Madé Borel, 18 ans, Genève. Collégien.
«Le climat est une porte d’entrée pour parler de plein de choses et notamment pour remettre en question le système dans lequel nous vivons. J’ai bien peur que les gens qui ne s’attaquent qu’aux conséquences du réchauffement climatique ne se fassent des illusions. Il est important de s’attaquer aussi à sa cause pour que les choses bougent. Personnellement, j’essaie d’avoir la vision la plus globale possible. Lorsque je décide d’être végétarien ou de ne m’habiller qu’avec des vêtements de seconde main, c’est écolo mais cela englobe aussi quelque chose de social: je ne participe pas à la destruction de la biodiversité en soutenant une agro-industrie destructrice ou à l’exploitation d’enfants dans des usines au Bangladesh, par exemple. Il est primordial d’être cohérent. C’est très courant que des gens aient conscience d’un problème, encouragent et félicitent ceux qui agissent contre, mais soient incapables d’agir eux-mêmes en cohésion avec leur conscience.»
«Mon engagement est né grâce à des lectures. Des auteurs engagés comme Jean-Paul Sartre ou Albert Camus m’ont donné envie d’agir. Il y a deux ans, j’ai commencé à m’intéresser au marxisme au fil de mes recherches philosophiques. Je suis aussi membre de l’organisation Derfunke, un courant marxiste qui lutte pour un réel changement sociétal.»
«Plus tard, j’espère vraiment continuer à me battre sans arrêt pour les choses que je crois justes. J’ai peur qu’un jour j’atteigne un certain confort et que j’arrête de combattre, comme tant d’autres.
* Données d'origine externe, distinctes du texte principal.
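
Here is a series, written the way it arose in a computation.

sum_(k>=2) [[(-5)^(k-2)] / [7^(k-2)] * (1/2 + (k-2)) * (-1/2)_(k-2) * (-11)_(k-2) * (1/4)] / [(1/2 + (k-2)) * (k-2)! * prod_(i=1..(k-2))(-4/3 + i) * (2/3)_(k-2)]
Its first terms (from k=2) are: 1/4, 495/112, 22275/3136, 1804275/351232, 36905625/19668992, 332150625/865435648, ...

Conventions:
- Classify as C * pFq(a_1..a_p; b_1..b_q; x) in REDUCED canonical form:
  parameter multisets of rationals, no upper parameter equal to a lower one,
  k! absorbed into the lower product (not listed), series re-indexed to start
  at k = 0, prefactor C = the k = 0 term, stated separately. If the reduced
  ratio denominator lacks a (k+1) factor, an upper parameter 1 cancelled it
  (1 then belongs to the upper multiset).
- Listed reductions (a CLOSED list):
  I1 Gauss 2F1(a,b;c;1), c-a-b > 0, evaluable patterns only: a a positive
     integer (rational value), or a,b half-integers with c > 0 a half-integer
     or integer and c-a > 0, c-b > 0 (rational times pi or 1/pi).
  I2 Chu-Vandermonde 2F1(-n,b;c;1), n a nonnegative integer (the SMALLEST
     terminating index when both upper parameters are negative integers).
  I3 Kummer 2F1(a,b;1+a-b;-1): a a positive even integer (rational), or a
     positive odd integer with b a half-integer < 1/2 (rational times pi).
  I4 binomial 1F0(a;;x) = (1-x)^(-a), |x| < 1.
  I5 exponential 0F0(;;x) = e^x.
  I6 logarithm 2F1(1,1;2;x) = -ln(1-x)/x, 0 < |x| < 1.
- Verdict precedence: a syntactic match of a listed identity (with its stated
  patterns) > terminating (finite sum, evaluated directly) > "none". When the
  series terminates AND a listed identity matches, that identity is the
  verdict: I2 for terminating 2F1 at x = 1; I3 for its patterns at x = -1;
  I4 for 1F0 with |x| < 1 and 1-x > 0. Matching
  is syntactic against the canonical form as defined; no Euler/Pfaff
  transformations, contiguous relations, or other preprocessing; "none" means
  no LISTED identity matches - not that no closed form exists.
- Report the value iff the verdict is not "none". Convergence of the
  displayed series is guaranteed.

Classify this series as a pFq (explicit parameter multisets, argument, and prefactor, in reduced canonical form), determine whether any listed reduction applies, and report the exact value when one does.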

Mais je me dis aujourd’hui que j’aurais vraiment tort de laisser tomber!»
«Ça me peine de penser que les suivants ne connaîtront pas certains animaux»
Clément Hanser, 26 ans, Genève. Membre du label J’ose, il a terminé des études en sciences de l’environnement à Genève.
«Même si j’essaie de rester positif, il arrive que je déprime. Que je me dise que nous n’y arriverons pas et que la société n’est pas capable de tels changements. Tout le monde doit se mettre à agir.»
«Toutes ces manifestations sont utiles: il faut que la jeunesse se réveille et j’espère qu’elle aura un impact sur nos dirigeants. J’essaie vraiment de limiter mes déplacements et je n’utilise pratiquement que mon vélo, j’achète aussi d’occasion et fais toutes mes courses alimentaires dans des magasins bios ou en vrac. Je dois encore faire des efforts sur les voyages en avion. Il y a quelque temps, je suis parti six mois faire le tour du monde et même si nous avons principalement utilisé le train, nous avons quand même été contraints de prendre l’avion.»
«En 2016, lorsque j’étais à l’université, des amis et moi avons répondu à un appel du WWF qui proposait d’aider à mettre en place une idée novatrice. Nous avons créé le label J’ose (Jeunes Objectif Smart Energie). Ce label est destiné à encourager les commerces à réduire leur empreinte écologique. Pour le recevoir, ils doivent suivre une série de critères favorisant les économies d’énergie. Le label a grandi et nous sommes aujourd’hui implantés à Genève, Bulle, Fribourg, Morges et Nyon. Ce qui me tient le plus à cœur? La biodiversité des espèces, sans hésitation. J’adore les animaux et cela me fait de la peine de penser qu’il y a beaucoup d’espèces que les générations futures ne connaîtront pas.»